The concert opened with Beethoven’s Fidelio Overture, the fourth and final overture composed for his only opera. In contrast to the previous three, this iteration, composed in 1814 after Napoleon’s defeat, contains no themes from the opera itself but more serves to convey the forthcoming drama of the opera. The wind writing is notably more complex than in his previous overtures, the clarinets and horns in particular taking a prominent role. The RPO’s interpretation, led by conductor Alessandro Fabrizi, was adequate if a little perfunctory, failing to quite capture the revolutionary spirit of the piece and thus accentuate the nationalistic connection with the Grieg and Dvořák. 

In what felt like an odd programming decision Fabrizi remained on the stage to conduct Mascagni’s Intermezzo from Cavalleria rusticana. Whilst the opening was sufficiently delicate, the, albeit short, piece failed to build to to an impassioned climax and it felt like an unnecessary diversion. 

Rising star Alexandra Dariescu then graced the stage to perform one of the most ubiquitous piano works in the repertoire. The intrinsic challenge in any performance of Grieg’s Piano Concerto is crafting an distinctive interpretation; that stated, the glacial freshness of Grieg’s writing prevents the work from seeming staid. The famous opening was well-executed, crisply making an impact and from that moment the concert began to grab my attention. 

Dariescu's playing throughout exhibited an engaging combination of poetry and muscularity. The rippling arpeggio passages that frequent many a Romantic piano concerto were articulated with a richness that suggests she would be formidable in Rachmaninov. Occasionally her playing was perhaps too intense, the concerto’s acknowledged debt to Schumann was slightly lost.

There could have been more dynamic variance in the slow movement, however, the slower passages in the final movement exhibited the delicacy that had been missing previously. The performance, however, left no doubt of Dariescu’s promise.

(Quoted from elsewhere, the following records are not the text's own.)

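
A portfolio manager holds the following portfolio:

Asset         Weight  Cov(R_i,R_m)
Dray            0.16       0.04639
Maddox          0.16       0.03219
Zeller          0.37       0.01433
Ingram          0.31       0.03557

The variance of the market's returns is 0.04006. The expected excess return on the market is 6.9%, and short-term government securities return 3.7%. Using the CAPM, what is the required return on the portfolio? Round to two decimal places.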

With his Seventh SymphonyDvořák set out to write a piece that would ‘stir the world’. Whilst premiered in London in 1885, the piece has an undeniably Czech flavour; however it also betrays the influence of Dvořák’s mentor and friend Brahms. Dvořák had heard Brahms’ Symphony no. 3 shortly before he composed this work and its influence can be felt, particularly in the dynamic rhythmic motifs that pepper the piece. Whilst they had been accomplished partners in the Grieg, this work allowed the RPO to shine. The ominous opening, the complete antithesis of the opening of the concerto, was captivating. The balancing act in a performance of this symphony is to acknowledge the debt to Brahms without erasing Dvořák’s unique character. This was largely achieved with earthy, organic playing from the woodwinds which prevented an overly stately performance.

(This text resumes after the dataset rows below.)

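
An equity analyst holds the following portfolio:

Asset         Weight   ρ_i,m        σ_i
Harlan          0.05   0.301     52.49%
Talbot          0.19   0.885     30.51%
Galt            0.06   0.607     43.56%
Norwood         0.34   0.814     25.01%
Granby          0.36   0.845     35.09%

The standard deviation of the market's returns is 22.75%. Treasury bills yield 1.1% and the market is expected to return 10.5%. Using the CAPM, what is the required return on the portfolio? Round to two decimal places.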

Unsurprisingly for a composer whose Cello Concerto is a cornerstone of the repertoire, Dvořák’s writing for the lower strings is always inspired, even when the piece seems to be indulging in a moment of smooth, rhapsodic melody the cellos and double basses can have surprisingly busy parts. This was one element that could have been accentuated, particularly in the wonderfully turbulent final movement. That said, aside from an unfortunate split note in the brass moments before the final cadence, the piece sped towards a cathartic conclusion.